One of the observations is that our dedicated capture systems may not be robust enough to handle the volume of traffic the spanned port is throwing at them.  We have been using the latest stable Windows version of Wireshark but even though we set captures to run in “chunks” for limited periods of times, there have been multiple occasions when we return to the systems to retrieve the .pcap sets for analysis, it turns out the Wireshark capture crashed mid-way through the run.  I’m almost certain it is a resource issue.

So it was with interest that I read this post:

Recent Network Monitor builds ship with several capture filters, one of which is a “high performance capture” filter.  So I installed NetMon 3.4 on a dedicated capture system, got the latest parser sets, and then configured a test session to run at a peak time (around lunchtime at the remote site), and let it rip.

I came back an hour later and it had captured a tremendous level of frames, with no drops found….and it was still chugging away until I ended the capture session.

Nice.  I was very impressed with the results.

Only Network Monitor saves the captures in the “.cap” format, something NetworkMiner doesn’t handle.

Wireshark does, so I imported the massive .cap file into Wireshark, intending to then convert it into ".pcap” format, which NetworkMiner does recognize.  Unfortunately, I got the oft-seen Wireshark crash do to insufficient memory resources error.  Bummer.  I’ve gotten that before assembling chunks as well and in that case had to use the command line Wireshark tool mergecap to do so without memory errors.

So firstly, I’m wondering if maybe using Wireshark’s dumpcap to do non-GUI captures might be more stable for longer capture runs.  Figure I can make up some batch files for different scenarios and fire at will.
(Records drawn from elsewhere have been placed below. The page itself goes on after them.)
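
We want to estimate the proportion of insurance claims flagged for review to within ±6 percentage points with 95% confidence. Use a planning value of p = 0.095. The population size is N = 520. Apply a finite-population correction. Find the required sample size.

For a proportion with margin E = 0.06 at 95% confidence, z = 1.960.
n = p̂(1−p̂)(z/E)² = 0.095 × 0.905 × (1.960/0.06)² = 91.74 — call this n₀.
Finite-population correction with N = 520: n = n₀ / (1 + (n₀−1)/N) = 91.74 / 1.175 = 78.08
Round up: n = 79.

79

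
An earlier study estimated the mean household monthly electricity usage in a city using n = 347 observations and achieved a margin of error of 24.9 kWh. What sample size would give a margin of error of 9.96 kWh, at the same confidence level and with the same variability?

2169

Margin of error scales as 1/√n, so n₂ = n₁·(E₁/E₂)².
n₂ = 347 × (24.9/9.96)² = 347 × 6.25 = 2168.75
Round up: n₂ = 2169.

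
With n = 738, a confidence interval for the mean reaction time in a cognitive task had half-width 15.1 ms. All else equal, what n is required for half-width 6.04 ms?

n = 4613

Margin of error scales as 1/√n, so n₂ = n₁·(E₁/E₂)².
n₂ = 738 × (15.1/6.04)² = 738 × 6.25 = 4612.50
Round up: n₂ = 4613.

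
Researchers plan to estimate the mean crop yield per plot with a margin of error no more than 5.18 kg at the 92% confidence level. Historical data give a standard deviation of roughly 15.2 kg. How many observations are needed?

27

For a mean, the margin of error is E = z·σ/√n, so n = (zσ/E)².
At 92% confidence, z = 1.751.
n = (1.751 × 15.2 / 5.18)² = 26.40
Round up: n = 27.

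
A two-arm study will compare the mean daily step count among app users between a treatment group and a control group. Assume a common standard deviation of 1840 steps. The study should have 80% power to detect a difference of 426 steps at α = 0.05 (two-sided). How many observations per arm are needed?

For two equal groups, n per group = 2·((z_{α/2} + z_β)·σ/δ)².
z_{α/2} = 1.960; z_β = 0.842 (power 80%).
n = 2 × (2.802 × 1840 / 426)² = 2 × 146.47 = 292.94
Round up: n = 293 per group.

293 per group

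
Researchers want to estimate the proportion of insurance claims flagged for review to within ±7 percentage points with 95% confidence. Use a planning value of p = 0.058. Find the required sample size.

For a proportion with margin E = 0.07 at 95% confidence, z = 1.960.
n = p̂(1−p̂)(z/E)² = 0.058 × 0.942 × (1.960/0.07)² = 42.83
Round up: n = 43.

n = 43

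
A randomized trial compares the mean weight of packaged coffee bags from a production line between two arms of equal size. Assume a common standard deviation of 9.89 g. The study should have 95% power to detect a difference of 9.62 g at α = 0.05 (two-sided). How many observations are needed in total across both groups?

For two equal groups, n per group = 2·((z_{α/2} + z_β)·σ/δ)².
z_{α/2} = 1.960; z_β = 1.645 (power 95%).
n = 2 × (3.605 × 9.89 / 9.62)² = 2 × 13.74 = 27.48
Round up: n = 28 per group.
Total across both groups: 2 × 28 = 56.

56 total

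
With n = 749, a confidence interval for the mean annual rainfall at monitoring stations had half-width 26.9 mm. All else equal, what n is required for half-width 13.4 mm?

Margin of error scales as 1/√n, so n₂ = n₁·(E₁/E₂)².
n₂ = 749 × (26.9/13.4)² = 749 × 4.03 = 3018.47
Round up: n₂ = 3019.

3019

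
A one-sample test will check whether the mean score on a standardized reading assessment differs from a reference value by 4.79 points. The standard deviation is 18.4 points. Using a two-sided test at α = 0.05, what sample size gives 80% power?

116

For a one-sample z-test, n = ((z_{α/2} + z_β)·σ/δ)².
z_{α/2} = 1.960 (two-sided α = 0.05); z_β = 0.842 (power 80% → β = 0.2).
n = (2.802 × 18.4 / 4.79)² = 115.85
Round up: n = 116.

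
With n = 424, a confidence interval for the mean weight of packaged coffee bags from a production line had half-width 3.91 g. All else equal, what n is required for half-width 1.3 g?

3836

Margin of error scales as 1/√n, so n₂ = n₁·(E₁/E₂)².
n₂ = 424 × (3.91/1.3)² = 424 × 9.046 = 3835.50
Round up: n₂ = 3836.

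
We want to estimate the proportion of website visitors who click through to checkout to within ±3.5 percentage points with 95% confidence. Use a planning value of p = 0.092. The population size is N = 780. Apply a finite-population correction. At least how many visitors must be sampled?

For a proportion with margin E = 0.035 at 95% confidence, z = 1.960.
n = p̂(1−p̂)(z/E)² = 0.092 × 0.908 × (1.960/0.035)² = 261.97 — call this n₀.
Finite-population correction with N = 780: n = n₀ / (1 + (n₀−1)/N) = 261.97 / 1.335 = 196.23
Round up: n = 197.

197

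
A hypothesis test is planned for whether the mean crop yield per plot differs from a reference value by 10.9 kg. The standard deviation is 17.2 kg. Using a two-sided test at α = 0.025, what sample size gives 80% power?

n = 24

For a one-sample z-test, n = ((z_{α/2} + z_β)·σ/δ)².
z_{α/2} = 2.241 (two-sided α = 0.025); z_β = 0.842 (power 80% → β = 0.2).
n = (3.083 × 17.2 / 10.9)² = 23.67
Round up: n = 24.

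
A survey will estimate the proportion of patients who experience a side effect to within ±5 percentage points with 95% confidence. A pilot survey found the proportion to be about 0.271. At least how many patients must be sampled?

For a proportion with margin E = 0.05 at 95% confidence, z = 1.960.
n = p̂(1−p̂)(z/E)² = 0.271 × 0.729 × (1.960/0.05)² = 303.58
Round up: n = 304.

304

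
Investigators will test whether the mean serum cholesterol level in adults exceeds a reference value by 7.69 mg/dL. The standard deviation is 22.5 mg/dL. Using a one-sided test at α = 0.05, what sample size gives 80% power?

53

For a one-sample z-test, n = ((z_α + z_β)·σ/δ)².
z_α = 1.645 (one-sided α = 0.05); z_β = 0.842 (power 80% → β = 0.2).
n = (2.487 × 22.5 / 7.69)² = 52.95
Round up: n = 53.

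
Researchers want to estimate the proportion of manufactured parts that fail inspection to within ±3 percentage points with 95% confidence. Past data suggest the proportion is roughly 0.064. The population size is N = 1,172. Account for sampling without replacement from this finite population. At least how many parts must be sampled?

211

For a proportion with margin E = 0.03 at 95% confidence, z = 1.960.
n = p̂(1−p̂)(z/E)² = 0.064 × 0.936 × (1.960/0.03)² = 255.70 — call this n₀.
Finite-population correction with N = 1,172: n = n₀ / (1 + (n₀−1)/N) = 255.70 / 1.217 = 210.11
Round up: n = 211.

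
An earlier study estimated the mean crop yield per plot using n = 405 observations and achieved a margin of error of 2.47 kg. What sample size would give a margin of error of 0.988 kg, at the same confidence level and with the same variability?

n = 2532

Margin of error scales as 1/√n, so n₂ = n₁·(E₁/E₂)².
n₂ = 405 × (2.47/0.988)² = 405 × 6.25 = 2531.25
Round up: n₂ = 2532.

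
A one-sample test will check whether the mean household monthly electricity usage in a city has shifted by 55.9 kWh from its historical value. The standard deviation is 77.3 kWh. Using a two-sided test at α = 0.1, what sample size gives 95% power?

For a one-sample z-test, n = ((z_{α/2} + z_β)·σ/δ)².
z_{α/2} = 1.645 (two-sided α = 0.1); z_β = 1.645 (power 95% → β = 0.05).
n = (3.290 × 77.3 / 55.9)² = 20.70
Round up: n = 21.

21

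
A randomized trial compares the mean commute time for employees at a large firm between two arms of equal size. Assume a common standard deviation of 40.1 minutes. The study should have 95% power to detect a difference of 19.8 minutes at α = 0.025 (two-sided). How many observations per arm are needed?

124 per group

For two equal groups, n per group = 2·((z_{α/2} + z_β)·σ/δ)².
z_{α/2} = 2.241; z_β = 1.645 (power 95%).
n = 2 × (3.886 × 40.1 / 19.8)² = 2 × 61.94 = 123.88
Round up: n = 124 per group.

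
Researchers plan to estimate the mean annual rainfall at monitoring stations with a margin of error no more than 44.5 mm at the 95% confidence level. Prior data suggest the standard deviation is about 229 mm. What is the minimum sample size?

102

For a mean, the margin of error is E = z·σ/√n, so n = (zσ/E)².
At 95% confidence, z = 1.960.
n = (1.960 × 229 / 44.5)² = 101.73
Round up: n = 102.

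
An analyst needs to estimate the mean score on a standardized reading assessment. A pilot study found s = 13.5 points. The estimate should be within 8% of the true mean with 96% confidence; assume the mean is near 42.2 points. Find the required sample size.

For a mean, the margin of error is E = z·σ/√n, so n = (zσ/E)².
At 96% confidence, z = 2.054.
E = 8% of 42.2 = 3.376 points.
n = (2.054 × 13.5 / 3.376)² = 67.46
Round up: n = 68.

n = 68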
And these would be in the .pcap format.

Also, secondly, I could possibly use the command-line tool tshark or editcap to do the .cap to .pcap conversions with fewer overhead resources were I to stick with NMcap as my capture engine?  Looks like I got some experimenting to do.

I’m also going to deploy and try the Wireshark Development Release version as well to see if maybe these builds help with the memory resource crashes I’m running into in processing the .cap/.pcap files in the GUI environment.

Turning back to Network Monitor…

Likewise, I also soon found out from the NetMon 3.4 blog post that for even higher performance captures, it also has a CLI component that can be used for GUI-less captures.  And it is also very sophisticated.

PaulErLong, author of the above tutorial has some other great helpful videos on Network Monitor 3.x usage as well:  YouTube – PaulErLong’s Channel

Definitely worth bookmarking and reviewing if you are new to Network Monitor usage.

As an added bonus, you can type “nmcap /examples” and get a list of pre-provided examples featuring more advanced CLI usage of the tool.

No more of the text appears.